El CEIP César Manrique Cabrera también se ha unido a Reforestar la Esperanza, la campaña que la Consejería de Educación ha invitado a seguir a todas las escuelas canarias como gesto de solidaridad y ayuda a los afectados por el incendio de Tenerife. La actividad consistió hoy viernes 29 de septiembre en la plantación de un árbol, en nuestro caso un drago, en un espacio del jardín central, ante la presencia de todo el alumnado de educación infantil y primaria. El director del centro, Borja Eiroa, tomó la palabra antes de la plantación para recordar la importancia de los árboles en nuestras vidas y la necesidad de cuidarlos. De hecho, citó las especies que habitan en nuestro entorno escolar, como la palmera canaria, la araucaria, el laurel de indias y diversos árboles frutales, los cuales, con su grandiosidad y su verdor, hacen de nuestro colegio un lugar más bello, acogedor y natural.

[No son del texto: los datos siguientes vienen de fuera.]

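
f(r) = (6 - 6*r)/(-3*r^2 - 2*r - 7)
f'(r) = (6 - 6*r)*(6*r + 2)/(-3*r^2 - 2*r - 7)^2 - 6/(-3*r^2 - 2*r - 7)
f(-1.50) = -1.40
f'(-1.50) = -0.35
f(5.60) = 0.25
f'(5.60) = -0.02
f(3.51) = 0.30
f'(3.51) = -0.02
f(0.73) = -0.16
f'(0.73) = 0.70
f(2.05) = 0.27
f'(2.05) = 0.09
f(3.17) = 0.30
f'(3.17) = -0.01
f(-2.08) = -1.17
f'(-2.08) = -0.39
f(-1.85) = -1.26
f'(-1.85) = -0.40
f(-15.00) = -0.15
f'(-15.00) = -0.01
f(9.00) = 0.18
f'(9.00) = -0.02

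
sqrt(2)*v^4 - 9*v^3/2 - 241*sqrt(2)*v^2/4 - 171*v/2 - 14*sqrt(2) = (v - 7*sqrt(2))*(v + sqrt(2)/2)*(v + 4*sqrt(2))*(sqrt(2)*v + 1/2)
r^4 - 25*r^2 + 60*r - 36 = (r - 3)*(r - 2)*(r - 1)*(r + 6)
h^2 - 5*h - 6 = (h - 6)*(h + 1)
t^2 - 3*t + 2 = (t - 2)*(t - 1)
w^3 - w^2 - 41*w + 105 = (w - 5)*(w - 3)*(w + 7)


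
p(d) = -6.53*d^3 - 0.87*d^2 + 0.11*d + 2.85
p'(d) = -19.59*d^2 - 1.74*d + 0.11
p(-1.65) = 29.63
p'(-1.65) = -50.35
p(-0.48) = 3.32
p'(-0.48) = -3.57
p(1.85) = -41.27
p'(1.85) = -70.16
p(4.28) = -524.59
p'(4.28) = -366.19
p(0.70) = 0.26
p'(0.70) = -10.71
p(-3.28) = 223.56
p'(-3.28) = -204.94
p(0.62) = 1.03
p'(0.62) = -8.50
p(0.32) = 2.58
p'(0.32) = -2.45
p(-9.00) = 4691.76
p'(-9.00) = -1571.02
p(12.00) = -11404.95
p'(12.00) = -2841.73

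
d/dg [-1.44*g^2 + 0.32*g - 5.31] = 0.32 - 2.88*g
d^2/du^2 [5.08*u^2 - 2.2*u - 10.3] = 10.1600000000000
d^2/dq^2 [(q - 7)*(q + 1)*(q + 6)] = 6*q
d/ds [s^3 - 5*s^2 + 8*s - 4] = 3*s^2 - 10*s + 8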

Con esta actividad simbólica termina también el primer mes del curso y podemos decir también, aprovechando la ocasión, que, tras las distintas actividades que hemos llevado a cabo en este tiempo, «el nuevo curso 2023-2024 ya está plantado» y debemos cuidarlo, esforzarnos y hacer que sea muy provechoso. El día 1 inició la andadura el profesorado, acogiendo e integrando a una decena de nuevos docentes que se han unido con alegría y entusiasmo al equipo que lleva más años en este centro. El jueves 7 tuvo lugar el encuentro con las familias en el salón de actos, en distintos horarios por ciclos. Se vio especialmente emocionadas y expectantes a las familias del alumnado recién llegado a Infantil 3 años, así como las que estrenan la etapa de primaria, el alumnado de primario. Este curso también tendrá un encanto singular para los que terminan etapa, infantil 5 años y para los que concluyen su andadura en el colegio, con la mirada puesta ya en el instituto.

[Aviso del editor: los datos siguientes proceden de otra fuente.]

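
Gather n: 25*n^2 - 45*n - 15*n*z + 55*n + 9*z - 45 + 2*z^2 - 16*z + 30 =25*n^2 + n*(10 - 15*z) + 2*z^2 - 7*z - 15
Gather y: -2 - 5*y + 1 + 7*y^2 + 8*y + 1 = 7*y^2 + 3*y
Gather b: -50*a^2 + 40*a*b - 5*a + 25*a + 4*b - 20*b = -50*a^2 + 20*a + b*(40*a - 16)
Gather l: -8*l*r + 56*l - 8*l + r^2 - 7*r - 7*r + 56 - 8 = l*(48 - 8*r) + r^2 - 14*r + 48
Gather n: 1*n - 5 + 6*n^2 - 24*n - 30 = 6*n^2 - 23*n - 35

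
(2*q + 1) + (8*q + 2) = 10*q + 3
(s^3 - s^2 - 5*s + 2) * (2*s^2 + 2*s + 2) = 2*s^5 - 10*s^3 - 8*s^2 - 6*s + 4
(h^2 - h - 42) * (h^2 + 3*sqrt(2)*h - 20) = h^4 - h^3 + 3*sqrt(2)*h^3 - 62*h^2 - 3*sqrt(2)*h^2 - 126*sqrt(2)*h + 20*h + 840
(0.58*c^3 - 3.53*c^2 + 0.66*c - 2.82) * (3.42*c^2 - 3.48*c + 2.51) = 1.9836*c^5 - 14.091*c^4 + 15.9974*c^3 - 20.8015*c^2 + 11.4702*c - 7.0782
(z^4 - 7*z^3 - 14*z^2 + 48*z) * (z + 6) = z^5 - z^4 - 56*z^3 - 36*z^2 + 288*z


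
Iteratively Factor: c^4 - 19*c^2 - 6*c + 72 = (c + 3)*(c^3 - 3*c^2 - 10*c + 24) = (c + 3)^2*(c^2 - 6*c + 8) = (c - 4)*(c + 3)^2*(c - 2)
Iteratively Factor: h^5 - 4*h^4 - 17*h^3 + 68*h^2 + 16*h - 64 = (h + 4)*(h^4 - 8*h^3 + 15*h^2 + 8*h - 16) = (h + 1)*(h + 4)*(h^3 - 9*h^2 + 24*h - 16) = (h - 4)*(h + 1)*(h + 4)*(h^2 - 5*h + 4) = (h - 4)*(h - 1)*(h + 1)*(h + 4)*(h - 4)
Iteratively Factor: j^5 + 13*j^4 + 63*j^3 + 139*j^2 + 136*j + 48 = (j + 1)*(j^4 + 12*j^3 + 51*j^2 + 88*j + 48) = (j + 1)*(j + 3)*(j^3 + 9*j^2 + 24*j + 16) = (j + 1)^2*(j + 3)*(j^2 + 8*j + 16) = (j + 1)^2*(j + 3)*(j + 4)*(j + 4)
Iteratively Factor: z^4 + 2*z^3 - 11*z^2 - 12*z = (z - 3)*(z^3 + 5*z^2 + 4*z) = z*(z - 3)*(z^2 + 5*z + 4) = z*(z - 3)*(z + 4)*(z + 1)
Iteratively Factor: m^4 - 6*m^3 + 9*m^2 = (m - 3)*(m^3 - 3*m^2) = m*(m - 3)*(m^2 - 3*m) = m^2*(m - 3)*(m - 3)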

El día 11, por fin, se abrieron a las 8.25 los tres portones por los que entra el alumnado. Se podía apreciar la emoción y alegría en las caras de los recién llegados ante el reencuentro, los abrazos y la presentación de nuevos y nuevas compañeros, compañeras, maestros y maestras. Esos primeros días de reinicio de la rutina escolar, de recordar normas y de contar experiencias del verano, concluyeron con la Gran Fiesta del Agua de despedida del verano, en la que se llevaron a cabo juegos planificados y la auténtica fiesta con música y baile. Luego vinieron los días de la evaluación inicial y de recordar lo que se ha aprendido en el curso anterior. Y así llegamos a la plantación de un nuevo árbol en nuestro jardín y al segundo mes del curso, octubre, con la mirada puesta en el inicio del primer tema de cada asignatura y en los eventos que animan la vida escolar, como las excursiones, las Mini-Olimpiadas, la salida a la Montaña…y, también, en el área de inglés, un poquito de Halloween.